Despite the context of IGOR’s triumph, I was happy to see one of 2019’s best albums get such a bright spotlight. It would have been nice to see such a courtesy afforded to other exceptional victors from the pre-show Premiere Ceremony, among them Anderson .Paak, Tool, Lady Gaga, Koffee, and my personal faves Vampire Weekend. I would have liked to have seen more trophies handed out on the main show, period — surely I’m not the only one who watches award shows because I like seeing people receive awards? Instead, the Grammys deprived their audience of, uh, Grammys until the very end, then bombarded us with one Billie Eilish win after another, until even Billie Eilish was sick of it. In the moments leading up to her final win of the night — Record Of The Year, following gramophones for Song Of The Year, Album Of The Year, and Best New Artist — she could clearly be seen mouthing, “Please don’t be me.”

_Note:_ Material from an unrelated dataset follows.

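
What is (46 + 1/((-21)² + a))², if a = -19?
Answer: 376864569/178084 ≈ 2116.2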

It was her. I figured Eilish would have a big night, but I didn’t realize just how obsessed with her the music industry’s decision-makers had become. The Eilish lovefest extended all the way to her brother and close collaborator Finneas winning Producer Of The Year exclusively for his work on her debut album WHEN WE ALL FALL ASLEEP, WHERE DO WE GO? against a field of more established nominees with multiple titles to their name. But on this Grammys night, there might as well not have been any other LPs. Many listeners, myself included, recognized Eilish’s debut as the sound of the future, an intuitive eureka flowing naturally from a decade of cool-kid trends. To behold her blend of morbid SoundCloud rap, creepy ASMR YouTube channels, and swooning Instagram chic was to find yourself lightbulb-headed and quoting the girl herself: “Duh.”

Turns out the Eilish epiphany was as marketable to Gen X parents as to their Gen Z kids, to say nothing of millennials clinging to youthful relevance (guilty) and boomers who love Carpool Karaoke. Whether she likes it or not, such magnetism has now earned her a place in lineage with Grammy royalty Taylor Swift and Adele. No matter how much respect you have for Eilish, a sweep of the major categories feels like overkill, like a failure to comprehend the scope of the modern mainstream. Despite her forward-thinking aesthetic, it’s also a retrenchment: another young white female pop singer anointed by an institution whose taste for such artists has seemingly become a compulsion. If going all-in on a teenager was supposed to signify resurrection in the Recording Academy, the singleminded focus instead resembled a feeding frenzy by a pack of zombies — a makeshift memorial morphing into The Night Of The Living Dead, like something out of a Billie Eilish song.